Software isn't the only thing that might start to vanish. Some of Microsoft's rivals in the applications business also could end up on the endangered species list. That's because Microsoft's technique for breaking down the barriers between programs, a communications technology called Object Linking & Embedding (OLE), will appear in Microsoft's suite long before OLE surfaces in programs from other top suppliers.
Analysts believe that OLE will now become an industry standard for linking applications. Programs written to the standard will, in theory, act virtually as one. With Microsoft Office, for example, a spreadsheet table can be moved into a word processing document as easily as it can be moved around the screen.
EARLY START. That's undoubtedly a useful thing. "Customers used to buy software piecemeal," notes Microsoft's Higgins. "Now they want coherence." For the moment, they'll be able to get it only from Microsoft. That gives rivals an uneasy feeling of d j vu: Because it developed Windows, Microsoft got an early start in writing applications programs for the graphical system. It has 42% of the $2.1 billion market, and its closest rival, Lotus Development Corp., has less than 15%. With OLE, rivals say, Microsoft will once again have an unfair head start. "Just like Windows, we're all on version 1, and they're on version 2," says Fred M. Gibbons, chairman of Software Publishing Corp.
Indeed, Microsoft will start shipping its first programs with OLE 2 this fall, at least six months before major rivals. But Microsoft Chairman William H. Gates III insists it's not just because his company invented the technology. As with Windows, Microsoft urged rivals to get on board with the first release of OLE in 1990, but they were slow. "They can say we're not nice guys, but that's another issue," says Gates.
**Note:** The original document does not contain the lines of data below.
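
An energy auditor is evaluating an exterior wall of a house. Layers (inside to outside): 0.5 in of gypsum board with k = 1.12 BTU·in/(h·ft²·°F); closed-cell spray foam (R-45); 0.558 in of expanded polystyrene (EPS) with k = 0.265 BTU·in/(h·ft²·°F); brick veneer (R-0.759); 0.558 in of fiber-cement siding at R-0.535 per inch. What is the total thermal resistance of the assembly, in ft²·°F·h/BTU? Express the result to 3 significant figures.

48.6 ft²·°F·h/BTU

0.5/1.12 = 0.4464
0.558/0.265 = 2.106
0.558 × 0.535 = 0.2985
R_total = 0.4464 + 45 + 2.106 + 0.759 + 0.2985 = 48.61 ft²·°F·h/BTU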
OLE 2 is also Microsoft's first big step toward so-called object-oriented programming, a technique of building packages out of small modules. With OLE 2, it will be possible to add new features by adding new modules. That could create a whole new business, predicts Bernd K. Harzog, a program director at Gartner Group Inc. He figures the number of OLE-compatible applications will rise from two this year (both from Microsoft) to hundreds next year and thousands within a few years.
POLYESTER SUITS. Demand for such niche programs will create lots of opportunities, says Harzog. But the market for free-standing applications from companies that can't match Microsoft in offering suites now looks dimmer. Suites are already soaring--Microsoft is selling 60% of its applications in such bundles (chart)--and OLE 2 is likely to fuel additional sales. Lotus, which is about six months behind Microsoft in adopting OLE 2, is likely to be a winner. Some 25% of its unit sales will be through suites this year.
Other players may just get the leftovers. Borland International Inc. and WordPerfect Corp. are selling each other's products in a suite and adopting OLE 2, but they have to prove they can integrate their products. Software Publishing's Gibbons hopes customers will add his Harvard Graphics program because, he says, it's better than Power Point, its counterpart in Microsoft's suite. "When you go to present something important, you don't wear a polyester suit," he sniffs.
Polyester or not, companies such as Software Publishing have already seen the power of Microsoft's suites. Gibbons has blamed slow sales and poor earnings to the impact of Power Point arriving "free" on so many PCs. That doesn't mean suites will take over. Customers still buy the best product for a task. "No one builds everything right," says Neal Hennessy, director of global telecommunications for Reader's Digest Association Inc. But as the lines between software packages blur, stand-alone programs could become a memory.